Join us for an evening of conversation and community with NY Times bestselling author, Cole Arthur Riley. Cole will discuss her new book, Black Liturgies, and topics like prayer, faith, art, and justice with Executive Director of the Center for Faith and Justice, Peter Choi. They will explore questions like, What is the point of prayer in a world that is burning and at war? How can we hold on to hope when tragedies continue to mount? Why has the Christian faith so often been at odds with the work peace and justice? And what does authentic spirituality look like in a time such as this? Come for the conversation with Cole and stay for the conversation with others over dinner!
SCHEDULE
4:30 Doors open, refreshments
5:00 Conversation
6:00 Dinner
COST
Early Bird: $15 (until January 10, 2024)
Regular Price: $25 (after January 10, 2024)
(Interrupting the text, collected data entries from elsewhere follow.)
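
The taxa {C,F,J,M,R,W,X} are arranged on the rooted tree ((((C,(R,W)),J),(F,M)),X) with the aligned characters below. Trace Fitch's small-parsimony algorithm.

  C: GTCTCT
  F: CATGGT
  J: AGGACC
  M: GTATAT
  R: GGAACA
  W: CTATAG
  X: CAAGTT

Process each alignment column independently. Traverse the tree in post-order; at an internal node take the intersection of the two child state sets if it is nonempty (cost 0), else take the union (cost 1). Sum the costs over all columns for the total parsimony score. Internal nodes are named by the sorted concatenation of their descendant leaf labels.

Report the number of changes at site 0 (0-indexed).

4

[col 0] RW: children R:{G}, W:{C} ∪→ {C,G}; cost 1
[col 0] CRW: children C:{G}, RW:{C,G} ∩→ {G}; cost 0
[col 0] CJRW: children CRW:{G}, J:{A} ∪→ {A,G}; cost 1
[col 0] FM: children F:{C}, M:{G} ∪→ {C,G}; cost 1
[col 0] CFJMRW: children CJRW:{A,G}, FM:{C,G} ∩→ {G}; cost 0
[col 0] CFJMRWX: children CFJMRW:{G}, X:{C} ∪→ {C,G}; cost 1
[col 1] RW: children R:{G}, W:{T} ∪→ {G,T}; cost 1
[col 1] CRW: children C:{T}, RW:{G,T} ∩→ {T}; cost 0
[col 1] CJRW: children CRW:{T}, J:{G} ∪→ {G,T}; cost 1
[col 1] FM: children F:{A}, M:{T} ∪→ {A,T}; cost 1
[col 1] CFJMRW: children CJRW:{G,T}, FM:{A,T} ∩→ {T}; cost 0
[col 1] CFJMRWX: children CFJMRW:{T}, X:{A} ∪→ {A,T}; cost 1
[col 2] RW: children R:{A}, W:{A} ∩→ {A}; cost 0
[col 2] CRW: children C:{C}, RW:{A} ∪→ {A,C}; cost 1
[col 2] CJRW: children CRW:{A,C}, J:{G} ∪→ {A,C,G}; cost 1
[col 2] FM: children F:{T}, M:{A} ∪→ {A,T}; cost 1
[col 2] CFJMRW: children CJRW:{A,C,G}, FM:{A,T} ∩→ {A}; cost 0
[col 2] CFJMRWX: children CFJMRW:{A}, X:{A} ∩→ {A}; cost 0
[col 3] RW: children R:{A}, W:{T} ∪→ {A,T}; cost 1
[col 3] CRW: children C:{T}, RW:{A,T} ∩→ {T}; cost 0
[col 3] CJRW: children CRW:{T}, J:{A} ∪→ {A,T}; cost 1
[col 3] FM: children F:{G}, M:{T} ∪→ {G,T}; cost 1
[col 3] CFJMRW: children CJRW:{A,T}, FM:{G,T} ∩→ {T}; cost 0
[col 3] CFJMRWX: children CFJMRW:{T}, X:{G} ∪→ {G,T}; cost 1
[col 4] RW: children R:{C}, W:{A} ∪→ {A,C}; cost 1
[col 4] CRW: children C:{C}, RW:{A,C} ∩→ {C}; cost 0
[col 4] CJRW: children CRW:{C}, J:{C} ∩→ {C}; cost 0
[col 4] FM: children F:{G}, M:{A} ∪→ {A,G}; cost 1
[col 4] CFJMRW: children CJRW:{C}, FM:{A,G} ∪→ {A,C,G}; cost 1
[col 4] CFJMRWX: children CFJMRW:{A,C,G}, X:{T} ∪→ {A,C,G,T}; cost 1
[col 5] RW: children R:{A}, W:{G} ∪→ {A,G}; cost 1
[col 5] CRW: children C:{T}, RW:{A,G} ∪→ {A,G,T}; cost 1
[col 5] CJRW: children CRW:{A,G,T}, J:{C} ∪→ {A,C,G,T}; cost 1
[col 5] FM: children F:{T}, M:{T} ∩→ {T}; cost 0
[col 5] CFJMRW: children CJRW:{A,C,G,T}, FM:{T} ∩→ {T}; cost 0
[col 5] CFJMRWX: children CFJMRW:{T}, X:{T} ∩→ {T}; cost 0
per-site changes: [4, 4, 3, 4, 4, 3]; total = 22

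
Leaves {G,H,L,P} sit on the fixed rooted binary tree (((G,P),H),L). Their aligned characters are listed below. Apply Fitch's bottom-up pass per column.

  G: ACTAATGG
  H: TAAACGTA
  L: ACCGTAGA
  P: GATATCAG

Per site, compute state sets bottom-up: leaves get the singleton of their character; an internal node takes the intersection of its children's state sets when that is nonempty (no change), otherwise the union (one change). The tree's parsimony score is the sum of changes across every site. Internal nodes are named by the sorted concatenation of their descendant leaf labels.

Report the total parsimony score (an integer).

[col 0] GP: children G:{A}, P:{G} ∪→ {A,G}; cost 1
[col 0] GHP: children GP:{A,G}, H:{T} ∪→ {A,G,T}; cost 1
[col 0] GHLP: children GHP:{A,G,T}, L:{A} ∩→ {A}; cost 0
[col 1] GP: children G:{C}, P:{A} ∪→ {A,C}; cost 1
[col 1] GHP: children GP:{A,C}, H:{A} ∩→ {A}; cost 0
[col 1] GHLP: children GHP:{A}, L:{C} ∪→ {A,C}; cost 1
[col 2] GP: children G:{T}, P:{T} ∩→ {T}; cost 0
[col 2] GHP: children GP:{T}, H:{A} ∪→ {A,T}; cost 1
[col 2] GHLP: children GHP:{A,T}, L:{C} ∪→ {A,C,T}; cost 1
[col 3] GP: children G:{A}, P:{A} ∩→ {A}; cost 0
[col 3] GHP: children GP:{A}, H:{A} ∩→ {A}; cost 0
[col 3] GHLP: children GHP:{A}, L:{G} ∪→ {A,G}; cost 1
[col 4] GP: children G:{A}, P:{T} ∪→ {A,T}; cost 1
[col 4] GHP: children GP:{A,T}, H:{C} ∪→ {A,C,T}; cost 1
[col 4] GHLP: children GHP:{A,C,T}, L:{T} ∩→ {T}; cost 0
[col 5] GP: children G:{T}, P:{C} ∪→ {C,T}; cost 1
[col 5] GHP: children GP:{C,T}, H:{G} ∪→ {C,G,T}; cost 1
[col 5] GHLP: children GHP:{C,G,T}, L:{A} ∪→ {A,C,G,T}; cost 1
[col 6] GP: children G:{G}, P:{A} ∪→ {A,G}; cost 1
[col 6] GHP: children GP:{A,G}, H:{T} ∪→ {A,G,T}; cost 1
[col 6] GHLP: children GHP:{A,G,T}, L:{G} ∩→ {G}; cost 0
[col 7] GP: children G:{G}, P:{G} ∩→ {G}; cost 0
[col 7] GHP: children GP:{G}, H:{A} ∪→ {A,G}; cost 1
[col 7] GHLP: children GHP:{A,G}, L:{A} ∩→ {A}; cost 0
per-site changes: [2, 2, 2, 1, 2, 3, 2, 1]; total = 15

15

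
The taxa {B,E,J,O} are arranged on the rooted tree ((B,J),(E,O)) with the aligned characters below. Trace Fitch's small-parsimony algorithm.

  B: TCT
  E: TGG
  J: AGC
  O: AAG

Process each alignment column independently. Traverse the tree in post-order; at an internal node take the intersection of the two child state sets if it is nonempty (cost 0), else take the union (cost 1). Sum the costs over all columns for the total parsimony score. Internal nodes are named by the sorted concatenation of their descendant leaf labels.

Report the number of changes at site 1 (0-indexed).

2

BJ@0: {T} ∪ {A} = {A,T} (union, +1)
EO@0: {T} ∪ {A} = {A,T} (union, +1)
BEJO@0: {A,T} ∩ {A,T} = {A,T} (intersection, +0)
BJ@1: {C} ∪ {G} = {C,G} (union, +1)
EO@1: {G} ∪ {A} = {A,G} (union, +1)
BEJO@1: {C,G} ∩ {A,G} = {G} (intersection, +0)
BJ@2: {T} ∪ {C} = {C,T} (union, +1)
EO@2: {G} ∩ {G} = {G} (intersection, +0)
BEJO@2: {C,T} ∪ {G} = {C,G,T} (union, +1)
per-site changes: [2, 2, 2]; total = 6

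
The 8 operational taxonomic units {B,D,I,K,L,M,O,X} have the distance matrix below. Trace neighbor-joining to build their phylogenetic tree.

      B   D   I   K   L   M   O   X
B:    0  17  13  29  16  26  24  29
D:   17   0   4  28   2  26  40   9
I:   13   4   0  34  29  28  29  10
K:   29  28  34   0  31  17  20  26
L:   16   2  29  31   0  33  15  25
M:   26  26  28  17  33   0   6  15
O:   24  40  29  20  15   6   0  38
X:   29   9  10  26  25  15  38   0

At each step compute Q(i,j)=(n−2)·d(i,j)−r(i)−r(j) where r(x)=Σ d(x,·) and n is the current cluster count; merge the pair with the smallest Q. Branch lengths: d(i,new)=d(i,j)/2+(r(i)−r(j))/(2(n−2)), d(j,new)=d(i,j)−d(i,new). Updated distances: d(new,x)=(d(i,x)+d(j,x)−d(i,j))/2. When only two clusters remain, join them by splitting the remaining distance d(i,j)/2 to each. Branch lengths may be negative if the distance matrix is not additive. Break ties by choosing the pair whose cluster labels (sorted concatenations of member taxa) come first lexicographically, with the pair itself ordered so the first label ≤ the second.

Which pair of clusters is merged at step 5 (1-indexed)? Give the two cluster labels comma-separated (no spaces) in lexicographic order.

B,KMO

step 1: merge (M,O) at d=6, Q=-287; branch lengths M→5/4, O→19/4; new cluster MO
  updated: d(B,MO)=22, d(D,MO)=30, d(I,MO)=51/2, d(K,MO)=31/2, d(L,MO)=21, d(MO,X)=47/2
step 2: merge (K,MO) at d=31/2, Q=-447/2; branch lengths K→207/20, MO→103/20; new cluster KMO
  updated: d(B,KMO)=71/4, d(D,KMO)=85/4, d(I,KMO)=22, d(KMO,L)=73/4, d(KMO,X)=17
step 3: merge (D,L) at d=2, Q=-271/2; branch lengths D→-29/8, L→45/8; new cluster DL
  updated: d(B,DL)=31/2, d(DL,I)=31/2, d(DL,KMO)=75/4, d(DL,X)=16
step 4: merge (I,X) at d=10, Q=-205/2; branch lengths I→37/12, X→83/12; new cluster IX
  updated: d(B,IX)=16, d(DL,IX)=43/4, d(IX,KMO)=29/2
step 5: merge (B,KMO) at d=71/4, Q=-259/4; branch lengths B→135/16, KMO→149/16; new cluster BKMO
  updated: d(BKMO,DL)=33/4, d(BKMO,IX)=51/8
step 6: merge (BKMO,DL) at d=33/4, Q=-203/8; branch lengths BKMO→31/16, DL→101/16; new cluster BDKLMO
  updated: d(BDKLMO,IX)=71/16
step 7: merge (BDKLMO,IX) at d=71/16; branch lengths BDKLMO→71/32, IX→71/32; new cluster BDIKLMOX
final tree: (((B:135/16,(K:207/20,(M:5/4,O:19/4):103/20):149/16):31/16,(D:-29/8,L:45/8):101/16):71/32,(I:37/12,X:83/12):71/32)
total length: 1023/16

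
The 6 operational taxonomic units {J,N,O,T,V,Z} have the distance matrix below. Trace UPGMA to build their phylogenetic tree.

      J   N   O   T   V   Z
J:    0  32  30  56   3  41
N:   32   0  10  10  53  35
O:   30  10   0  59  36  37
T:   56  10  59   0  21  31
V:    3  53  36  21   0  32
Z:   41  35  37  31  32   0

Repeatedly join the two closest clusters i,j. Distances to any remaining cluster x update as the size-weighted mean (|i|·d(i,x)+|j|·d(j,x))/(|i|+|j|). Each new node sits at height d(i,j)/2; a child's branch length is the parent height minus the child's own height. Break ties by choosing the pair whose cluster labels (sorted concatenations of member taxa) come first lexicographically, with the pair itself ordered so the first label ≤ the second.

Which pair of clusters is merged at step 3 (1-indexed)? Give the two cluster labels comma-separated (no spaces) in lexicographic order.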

Ticket sale ends on January 22, 2024
Sponsored by: Center for Faith and Justice | First Presbyterian Church Berkeley
More about Black Liturgies, from the publisher’s website
A collection of prayer, poetry, and spiritual practice centering the Black interior world, from the New York Times bestselling author of This Here Flesh and creator of Black Liturgies
“A true spiritual balm for our troubled times.”—Michael Eric Dyson, author of What Truth Sounds Like
For years, Cole Arthur Riley was desperate for a spirituality she could trust. Amid ongoing national racial violence, the isolation of the pandemic, and a surge of anti-Black rhetoric in many Christian spaces, she began dreaming of a more human, more liberating expression of faith. She went on to create Black Liturgies, a digital project that connects spiritual practice with Black emotion, Black memory, and the Black body.
In this book, she brings together hundreds of new prayers, along with letters, poems, meditation questions, breath practices, scriptures, and the writings of Black literary ancestors to offer forty-three liturgies that can be practiced individually or as a community. Inviting readers to reflect on their shared experiences of wonder, rest, rage, and repair, and creating rituals for holidays like Lent and Juneteenth, Arthur Riley writes with a poet’s touch and a sensitivity that has made her one of the most important spiritual voices at work today.
For anyone healing from communities that were more violent than loving; for anyone who has escaped the trauma of white Christian nationalism, religious homophobia, or transphobia; for anyone asking what it means to be human in a world of both beauty and terror, Black Liturgies is a work of healing and empowerment, and a vision for what might be.